2. Be the same person wherever you are.
Is the person people see at church the same person your family sees at home? We received a letter from a husband who had served many years in a prominent stake position. He said, “On the surface most would think we are the ideal LDS family. Others see my wife as a kind, faithful servant that works hard and is helpful to others, but she is a different person at home. My wife prefers to focus on the negative things in our home and with our children, and seemingly has nothing positive to say to anyone in our home. Our children recognize that their mother isn’t very happy and usually stay out of her way. I love when we have visitors in our home because my wife usually keeps that kind, loving attitude up for them, making it so we get to see a pleasant wife and mother for a short time.”
This letter is about a wife but it could just as well be about a husband who has fallen into this pattern. It has everything to do with creating a happy marriage. Of course, everyone is on their best behavior when at church or other public places. Home has to be a place where we can relax and let our hair down; however, that doesn’t mean we become a different person than others see. We owe it to our spouse and children to be on good behavior at home, too. Being a happy face at church and a sad face at home makes for confused kids and an unhappy home and marriage. Spouses and children need to see that best-foot-forward image at home more than anywhere else.

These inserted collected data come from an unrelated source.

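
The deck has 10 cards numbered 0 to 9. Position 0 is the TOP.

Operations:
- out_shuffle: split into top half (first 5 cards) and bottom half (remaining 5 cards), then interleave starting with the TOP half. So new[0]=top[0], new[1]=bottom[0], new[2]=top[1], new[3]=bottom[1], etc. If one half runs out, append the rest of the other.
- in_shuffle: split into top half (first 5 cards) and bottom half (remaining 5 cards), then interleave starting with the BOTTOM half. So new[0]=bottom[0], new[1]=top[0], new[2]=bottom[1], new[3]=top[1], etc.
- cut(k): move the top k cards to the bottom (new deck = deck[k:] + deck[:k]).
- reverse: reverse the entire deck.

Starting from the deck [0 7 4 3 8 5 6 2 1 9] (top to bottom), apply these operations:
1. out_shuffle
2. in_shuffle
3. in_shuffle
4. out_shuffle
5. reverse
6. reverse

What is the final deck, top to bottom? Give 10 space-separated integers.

After op 1 (out_shuffle): [0 5 7 6 4 2 3 1 8 9]
After op 2 (in_shuffle): [2 0 3 5 1 7 8 6 9 4]
After op 3 (in_shuffle): [7 2 8 0 6 3 9 5 4 1]
After op 4 (out_shuffle): [7 3 2 9 8 5 0 4 6 1]
After op 5 (reverse): [1 6 4 0 5 8 9 2 3 7]
After op 6 (reverse): [7 3 2 9 8 5 0 4 6 1]

Answer: 7 3 2 9 8 5 0 4 6 1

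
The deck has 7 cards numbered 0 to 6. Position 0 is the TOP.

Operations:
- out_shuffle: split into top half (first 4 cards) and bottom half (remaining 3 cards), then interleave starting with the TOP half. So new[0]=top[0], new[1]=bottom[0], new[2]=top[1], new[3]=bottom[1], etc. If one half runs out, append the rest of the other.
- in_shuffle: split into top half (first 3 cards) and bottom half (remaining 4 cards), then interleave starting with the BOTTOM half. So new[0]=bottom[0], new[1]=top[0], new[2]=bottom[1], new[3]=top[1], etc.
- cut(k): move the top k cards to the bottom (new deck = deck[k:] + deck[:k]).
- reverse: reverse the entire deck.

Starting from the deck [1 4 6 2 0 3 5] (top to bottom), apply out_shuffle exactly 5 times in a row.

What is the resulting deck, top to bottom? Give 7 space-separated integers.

After op 1 (out_shuffle): [1 0 4 3 6 5 2]
After op 2 (out_shuffle): [1 6 0 5 4 2 3]
After op 3 (out_shuffle): [1 4 6 2 0 3 5]
After op 4 (out_shuffle): [1 0 4 3 6 5 2]
After op 5 (out_shuffle): [1 6 0 5 4 2 3]

Answer: 1 6 0 5 4 2 3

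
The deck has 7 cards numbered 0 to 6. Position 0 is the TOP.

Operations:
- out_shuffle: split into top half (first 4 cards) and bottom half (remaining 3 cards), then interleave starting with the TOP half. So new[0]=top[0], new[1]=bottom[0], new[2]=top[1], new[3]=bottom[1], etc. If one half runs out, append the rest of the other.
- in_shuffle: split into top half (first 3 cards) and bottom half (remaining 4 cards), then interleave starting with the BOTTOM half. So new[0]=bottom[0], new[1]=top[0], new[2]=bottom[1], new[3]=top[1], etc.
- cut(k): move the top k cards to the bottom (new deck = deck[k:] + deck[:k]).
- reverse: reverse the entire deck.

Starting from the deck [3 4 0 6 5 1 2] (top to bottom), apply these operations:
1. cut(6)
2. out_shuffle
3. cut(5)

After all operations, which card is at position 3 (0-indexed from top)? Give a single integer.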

So what do you do when your spouse behaves like the one in the letter? We suggest you stop looking at all the negatives in your wife or husband and start focusing on the positives. It may take a little practice, but it will pay big dividends. Whenever your sweetheart does something good, tell her or him that you appreciate it. Notice it! Keep a sharp eye out for every good thing your mate does and let her or him know you’re noticing those good things. And compliment your spouse. It’s so nice to be acknowledged.
Say please and thank you to each other. These simple words that we learned in kindergarten and Primary do work. One couple, as they got ready to go to their marriage therapy session, was approached by their eight-year-old daughter who asked them where they were going. The mother replied, “We’re going to meet with someone who is teaching us how to be better parents.” The daughter asked, “What has he taught you?” Reaching for something to say, the mother replied, “He’s teaching us how to say please and thank you.” To which the daughter said, “It’s about time somebody did.”
Couples need to get back to the basics. It will change your attitude toward each other immensely. Time and time again it has become evident that the use of these simple courtesies has opened up the ability to handle the harder things in marriage.
If things don’t change, and sadness and negativity prevail, it may be a sign of clinical depression. A visit to your doctor may be helpful. There is medical help for these types of mental illnesses. Or it may be that
Another suggestion came from one of our readers. He said,”Cut the criticism. Nothing kills a marriage faster than constant criticism. Practice EPR-- Encouragement, Praise, and Recognition (appreciation). This is a secret sauce and I have a firm testimony of it. Both partners have to be committed to it. It is as easy to form a culture of EPR as it is criticism. It becomes a habit-- but a very good one. This is not a pollyanna thing. It is real and it works for those committed to it.”
So we issue the call: Wake up, husbands and wives, and bring the light of the gospel home. Don’t leave it at church. Let it shine and bless your marriage and the lives of your children every day.
3. Keep sexual intimacy alive and well
Even though we addressed this subject in the previous articles, because of the letters we received it needs to be reiterated and expanded. The following words from a reader spotlights the seriousness of this problem in many marriages. He wrote: “I tell my wife she looks nice, but she mostly ignores me. I tell her I love her but she hasn’t told me she loves me for many years.